Compatibility of TileDataset with Dataloder

The following code

ds = PadoDataset('../../../../pathdrive-pado-tggates/local_dataset/', 'r')
ds = ds.filter(filter_local)

  tile_ds = TileDataset(
      ds,
      tiling_strategy=FastGridTiling(
          tile_size=(512, 512),
          target_mpp=MPP(1, 1),
          overlap=0,
          min_chunk_size=0.5,
          normalize_chunk_sizes=True,
      )
  )

  dl = DataLoader(tile_ds, batch_size=2)
  for batch in dl:
      print(batch)
      break

gives the following error

TypeError: default_collate: batch must contain tensors, numpy arrays, numbers, dicts or lists; found <class 'NoneType'>
I assume it's because some of the metadata is None

ImageId('acetamide', 'Kidney', '65440.svs', sit... 713 1 1 acetamide Kidney ftp://ftp.biosciencedbc.jp/archive/open-tggate... 1/1 Rat Repeat ... 345600.0 0.0 mg/kg None None None None None None

Iterating directly over the TileDataset works fine though, the issue seems to come from when I feed the TileDataset to the Dataloader.

If I pass explicitly the collate_fn defined in TileDataset

    it = zip(PadoTileItem._fields, map(list, zip(*batch)))
    # noinspection PyArgumentList
    dct = CollatedPadoTileItems(it)  # type: ignore
    tile = dct["tile"]
    # collate tiles
    if tile:
        if isinstance(tile[0], np.ndarray):
            dct["tile"] = np.stack(tile)
        else:
            dct["tile"] = stack(tile)
    return dct

as follows

dl = DataLoader(tile_ds, batch_size=2, collate_fn=collate_fn)

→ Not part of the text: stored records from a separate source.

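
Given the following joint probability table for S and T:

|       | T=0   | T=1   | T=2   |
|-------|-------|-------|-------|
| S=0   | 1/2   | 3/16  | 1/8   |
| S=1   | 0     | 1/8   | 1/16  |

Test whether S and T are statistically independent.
Marginal P(S) (row sums):
  P(S=0) = 1/2 + 3/16 + 1/8 = 13/16
  P(S=1) = 0 + 1/8 + 1/16 = 3/16
Marginal P(T) (column sums):
  P(T=0) = 1/2 + 0 = 1/2
  P(T=1) = 3/16 + 1/8 = 5/16
  P(T=2) = 1/8 + 1/16 = 3/16

S and T are independent iff P(S=i,T=j) = P(S=i)·P(T=j) for every cell.
  P(S=0)·P(T=0) = 13/16 × 1/2 = 13/32, but P(S=0,T=0) = 1/2 ✗

No, S and T are not independent. Quantitatively, I(S;T) > 0:

H(S) = -[(13/16)·log₂(13/16) + (3/16)·log₂(3/16)]
  = 0.2434 + 0.4528
  = 0.6962 bits
H(T) = -[(1/2)·log₂(1/2) + (5/16)·log₂(5/16) + (3/16)·log₂(3/16)]
  = 0.5000 + 0.5244 + 0.4528
  = 1.4772 bits
H(S,T) = -[(1/2)·log₂(1/2) + (3/16)·log₂(3/16) + (1/8)·log₂(1/8) + (1/8)·log₂(1/8) + (1/16)·log₂(1/16)]
  = 0.5000 + 0.4528 + 0.3750 + 0.3750 + 0.2500
  = 1.9528 bits
I(S;T) = H(S) + H(T) - H(S,T) = 0.6962 + 1.4772 - 1.9528 = 0.2206 bits > 0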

everything works. I would expect DataLoader to call the internal collate_fn automatically?

This is by design. Check here to see how the dataset's collate_fn method is passed to the DataLoader constructor:

pado/pado/itertools.py

Lines 621 to 637 in 635d7b8

    
           loader = DataLoader( 
        
               dataset, 
        
               batch_size=10, 
        
               shuffle=True, 
        
               sampler=None, 
        
               batch_sampler=None, 
        
               num_workers=3, 
        
               collate_fn=dataset.collate_fn, 
        
               pin_memory=False, 
        
               drop_last=False, 
        
               timeout=0, 
        
               worker_init_fn=None, 
        
               multiprocessing_context=None, 
        
               generator=None, 
        
               prefetch_factor=2, 
        
               persistent_workers=False, 
        
           )

We could check if since this was written, pytorch made changes that allow a dataset to provide these methods via inspection.

Works as suggested!

	loader = DataLoader(
	dataset,
	batch_size=10,
	shuffle=True,
	sampler=None,
	batch_sampler=None,
	num_workers=3,
	collate_fn=dataset.collate_fn,
	pin_memory=False,
	drop_last=False,
	timeout=0,
	worker_init_fn=None,
	multiprocessing_context=None,
	generator=None,
	prefetch_factor=2,
	persistent_workers=False,
	)